Cheap meal ideas for college students
Breakfasts
- Overnight oats with banana and peanut butter
- Egg and tortilla breakfast tacos
- Greek yogurt with oats or fruit
- Toast with peanut butter and sliced banana
Lunches
- Rice bowl with beans, frozen vegetables, salsa, and egg
- Peanut butter banana sandwich
- Tuna or chickpea salad wrap
- Pasta salad with vegetables and dressing
Dinners
- Fried rice with egg and frozen vegetables
- Bean and cheese quesadillas
- Pasta with vegetables and protein
- Potato bowls with beans, cheese, salsa, or yogurt sauce
- Ramen upgraded with egg, frozen vegetables, and leftover protein
How to make groceries last all week
- Cook one base: rice, pasta, potatoes, or lentils.
- Use two proteins: eggs + beans, tofu + yogurt, chicken + tuna, etc.
- Buy one fresh item and one frozen item: this prevents produce guilt.
- Repeat ingredients, not meals: tortillas can become breakfast tacos, quesadillas, wraps, and mini pizzas.

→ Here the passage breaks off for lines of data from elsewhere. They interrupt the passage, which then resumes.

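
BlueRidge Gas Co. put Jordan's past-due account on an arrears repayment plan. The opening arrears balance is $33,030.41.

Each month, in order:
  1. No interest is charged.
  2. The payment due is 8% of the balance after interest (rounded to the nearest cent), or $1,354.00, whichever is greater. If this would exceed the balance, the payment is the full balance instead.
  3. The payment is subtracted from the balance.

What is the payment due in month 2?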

- Keep emergency meals: frozen meals, ramen, canned soup, or boxed mac can prevent expensive takeout.
Coupon and grocery deal tips
- Download store apps. Many stores hide the best prices behind digital coupons or rewards accounts.

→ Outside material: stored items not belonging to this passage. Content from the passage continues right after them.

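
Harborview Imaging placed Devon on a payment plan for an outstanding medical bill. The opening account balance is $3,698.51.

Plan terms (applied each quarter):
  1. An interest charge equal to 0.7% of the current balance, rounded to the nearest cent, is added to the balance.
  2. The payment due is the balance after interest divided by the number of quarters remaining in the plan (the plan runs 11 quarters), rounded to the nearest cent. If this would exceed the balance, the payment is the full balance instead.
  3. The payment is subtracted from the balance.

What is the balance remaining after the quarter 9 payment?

$716.03

Quarter 1: opening $3,698.51; interest $25.89 → $3,724.40; payment $338.58; balance $3,385.82
Quarter 2: opening $3,385.82; interest $23.70 → $3,409.52; payment $340.95; balance $3,068.57
Quarter 3: opening $3,068.57; interest $21.48 → $3,090.05; payment $343.34; balance $2,746.71
Quarter 4: opening $2,746.71; interest $19.23 → $2,765.94; payment $345.74; balance $2,420.20
Quarter 5: opening $2,420.20; interest $16.94 → $2,437.14; payment $348.16; balance $2,088.98
Quarter 6: opening $2,088.98; interest $14.62 → $2,103.60; payment $350.60; balance $1,753.00
Quarter 7: opening $1,753.00; interest $12.27 → $1,765.27; payment $353.05; balance $1,412.22
Quarter 8: opening $1,412.22; interest $9.89 → $1,422.11; payment $355.53; balance $1,066.58
Quarter 9: opening $1,066.58; interest $7.47 → $1,074.05; payment $358.02; balance $716.03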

- Clip coupons before checkout. Do it in line if you have to — two minutes can save real money.
- Shop the weekly ad first. Build meals around what is already discounted.
- Compare unit prices. Look at price per ounce, pound, or count, not just the package price.
- Use discount grocers for flexible basics. Grocery Outlet, Aldi, Lidl, WinCo, or local discount stores can be great if you are not attached to exact brands.
- Do not buy “aspirational groceries.” If you never cook kale, buying kale because it was on sale is not saving money.
Car-free grocery tips for students
- Use foldable reusable bags that live in your backpack.
- Try a rolling grocery cart if you walk to the store.
- Use bike panniers or a rear basket instead of hanging bags from handlebars.
- Buy heavy items less often and split them with roommates.
- Keep an insulated bag for frozen food or hot-weather grocery trips.
Roommate grocery rules that prevent drama
- Label personal items if money is tight.
- Create a shared list for basics everyone uses.
- Split bulk items only if everyone actually uses them.
- Do a fridge cleanout once a week before shopping.
- Do not assume someone else’s leftovers are community food.
When groceries are still too expensive
If groceries are consistently hard to afford, check your campus basic-needs office, student pantry, SNAP/EBT assistance, mutual aid fridges, and local food banks. Using food support is not a failure. It is a resource, and college is expensive enough already.
Bottom line
Eating under $50 a week in college usually comes down to repeatable basics: oats, eggs, rice, beans, frozen vegetables, tortillas, pasta, potatoes, and one or two flavor boosters. The more flexible your grocery list is, the easier it is to shop sales, use coupons, and avoid wasting food.
Start with a simple plan, keep emergency meals on hand, and make your grocery routine fit your real life — your class schedule, your kitchen, your roommates, your transportation, and your budget.